How to use Kubernetes Persistent Volumes

After learning about persistent volumes, how they differ from regular volumes, as well as how they are used, we are now ready to go over how to use them. The following steps will help you create Kubernetes persistent volumes defined sizes. Before that, ensure you have a well-functioning Kubernetes environment in place:

For building a persistent volume, create a file with the name pv-demo.yaml in your preferred editor
Edit the created file by pasting the below-mentioned spec into the same

apiVersion: v1

kind: PersistentVolume

metadata:

name: <pv_name>

spec:

capacity:

storage: 10Gi

accessModes:

– ReadWriteOnce

persistentVolumeReclaimPolicy: Retain

portworxVolume:

volumeID: “<volume_id>”

Replace <pv_name> with the PersistentVolume’s name. For instance, pv0001.
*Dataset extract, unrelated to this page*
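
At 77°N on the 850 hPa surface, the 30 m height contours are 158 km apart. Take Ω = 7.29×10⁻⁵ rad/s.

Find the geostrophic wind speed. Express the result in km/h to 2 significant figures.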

Adjust the storage capacity to the quantity you want. The aforementioned configuration will generate a volume of 10 GB.

Substitute <volume_id> with the volume’s appropriate ID. For example, “pv0001” might be used.

Save the file and run the command below for creating the Persistent Volume

kubectl create –f pv-demo.yaml

The following must be displayed on your screen as a confirmation that Persistent Volume is created

persistentvolume “pv0001” created

For seeing the created PV, execute the below-mentioned command

kubectl get pv

Conclusion

In Kubernetes, Persistent Volumes are storage units given by administrators as components of clusters. The operational characteristics of storage systems, such as NFS files or specialized cloud storage services, are specified by an API object. To begin using these volumes, a Pod has to first request by sending a persistent volume claim (PVC). Persistent Volumes can be defined with varied features, including performance, size, and access parameters, using the StorageClass object.

It interacts with Persistent Volume Claims on lots of stages of its lifecycle such as provisioning, binding, reclaiming, etc. Databases are the most popular use case for Persistent volumes in Kubernetes. Therefore, PVs are used for putting complicated workloads inside containers. For setting up Kubernetes Persistent Volume in your infrastructure, go through the steps mentioned in the last section of the blog.